Je bâtirai un jardin nommé "Retraite du Vieillard", Y ajouterai un pavillon baptisé "Aussi-Bien". À boire librement, à versifier ivre ! En mille ans, un champ change huit cents maîtres, Combien de cuillers peut-on mettre en une bouche ? Assez ! À quoi bon discuter du vrai et du faux !
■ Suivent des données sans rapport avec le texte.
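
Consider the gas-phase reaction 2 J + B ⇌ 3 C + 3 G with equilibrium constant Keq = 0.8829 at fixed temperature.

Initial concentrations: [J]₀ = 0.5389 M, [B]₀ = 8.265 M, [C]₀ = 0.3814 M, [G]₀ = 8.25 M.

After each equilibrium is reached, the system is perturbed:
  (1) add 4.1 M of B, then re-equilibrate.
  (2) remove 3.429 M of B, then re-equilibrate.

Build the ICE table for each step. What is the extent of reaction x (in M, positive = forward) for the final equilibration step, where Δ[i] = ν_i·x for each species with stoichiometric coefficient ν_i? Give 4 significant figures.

Q₀ = 12.98 vs Keq = 0.8829 ⇒ Q>K, reverse
Step 1:
                   J          B          C          G
  Initial     0.5389      8.265     0.3814       8.25
  Change       0.131    0.06551    -0.1965    -0.1965
  Equil       0.6699      8.331     0.1849      8.053
  solve Keq expr → x = -0.06551; check Q = 0.8829
Then add 4.1 M of B.
Step 2:
                   J          B          C          G
  Initial     0.6699      12.43     0.1849      8.053
  Change    -0.01506  -0.007528    0.02258    0.02258
  Equil       0.6549      12.42     0.2075      8.076
  solve Keq expr → x = 0.007528; check Q = 0.8829
Then remove 3.429 M of B.
Step 3:
                   J          B          C          G
  Initial     0.6549      8.994     0.2075      8.076
  Change     0.01226   0.006128   -0.01839   -0.01839
  Equil       0.6671          9     0.1891      8.058
  solve Keq expr → x = -0.006128; check Q = 0.8829

x = -0.006128 M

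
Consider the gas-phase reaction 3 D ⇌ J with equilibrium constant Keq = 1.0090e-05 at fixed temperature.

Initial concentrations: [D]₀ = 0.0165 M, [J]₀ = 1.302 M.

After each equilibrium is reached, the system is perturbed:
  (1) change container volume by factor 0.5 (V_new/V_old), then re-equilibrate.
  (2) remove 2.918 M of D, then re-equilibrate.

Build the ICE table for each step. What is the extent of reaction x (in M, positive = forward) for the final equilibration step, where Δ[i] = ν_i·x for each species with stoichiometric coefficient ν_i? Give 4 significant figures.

Q₀ = 2.8984e+05 vs Keq = 1.0090e-05 ⇒ Q>K, reverse
Step 1:
                    D           J
  I            0.0165       1.302
  C             3.904      -1.301
  E             3.921  6.0810e-04
  solve Keq expr → x = -1.301; check Q = 1.0090e-05
Then change container volume by factor 0.5 (V_new/V_old).
Step 2:
                    D           J
  I             7.841    0.001216
  C          -0.01089    0.003628
  E              7.83    0.004845
  solve Keq expr → x = 0.003628; check Q = 1.0090e-05
Then remove 2.918 M of D.
Step 3:
                    D           J
  I             4.912    0.004845
  C           0.01092    -0.00364
  E             4.923    0.001204
  solve Keq expr → x = -0.00364; check Q = 1.0090e-05

x = -0.00364 M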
Cette strophe dépeint la vie retirée telle que l'imagine le poète - avec ses lieux déjà nommés, révélant une résolution inébranlable. La rupture syntaxique accentuée crée un rythme incisif. Les proverbes bouddhistes et populaires ("huit cents maîtres", "cuillers en bouche") dévoilent avec éclat l'impermanence des choses. Dans une épiphanie finale, le "Assez !" balaie d'un revers toutes vaines disputes, dans un geste d'ultime détachement.
Lecture globale
D'une franchise désarmante en apparence, chaque vers dissimule en réalité une lame affûtée. À travers ce "dialogue à distance" avec son fils, le poète expose sa compréhension existentielle et sa détermination. L'ouverture abrupte ("Je décline") donne le ton à un raisonnement implacable où la richesse apparaît comme un piège, étayé par les exemples historiques. La seconde strophe, passant de l'idéal au concret, matérialise l'aspiration à la retraite. Les images concrètes ("huit cents maîtres", "cuillers") incarnent une sagesse transcendante. La chute ("À quoi bon…") opère une synthèse fulgurante entre détachement et mélancolie.
Spécificités stylistiques
Ce ci allie apparente simplicité et profondeur allusive. Xin Qiji maîtrise l'art de fondre érudition ("rituel", "Tao Yuanming") et langage populaire ("cuillers"), renforçant ainsi la puissance persuasive. La structure, rigoureuse bien que fluide, oppose d'abord la réfutation des conventions sociales à l'évocation d'une vie idéale. Le rythme vif, les ruptures syntaxiques créent une oralité vibrante, caractéristique du style tardif de Xin Qiji où la conversation se fait philosophie.
Éclairages
Ce poème incarne la maîtrise de soi de Xin Qiji face aux dilemmes existentiels. Son rejet violent des honneurs et son éloge de la simplicité reflètent le combat intérieur d'un lettré dont les idéaux politiques ont échoué. En notre époque obsédée par le succès, ce ci nous interroge : quelle vie mérite d'être vécue ? Le poète répond que le retrait n'est pas lâcheté mais réinvention des valeurs, que le détachement permet d'atteindre l'essentiel. C'est dans le renoncement que l'homme authentique se construit.
Traducteur de poésie
Xu Yuanchong(许渊冲)
À propos du poète
Xin Qiji (辛弃疾), 1140 - 1207 après J.-C., originaire de Jinan, dans la province de Shandong, était un général, un lettré et un poète de la dynastie Song. Xin Qiji n'est pas seulement l'apogée de la scène littéraire des Song du Sud, mais aussi une figure clé de l'innovation des textes dans l'histoire littéraire chinoise. La vie de Xin Qiji était empreinte de patriotisme et de l'amertume d'une ambition inassouvie, et ses textes ne sont pas seulement un témoignage de l'époque, mais aussi un véritable portrait de son parcours.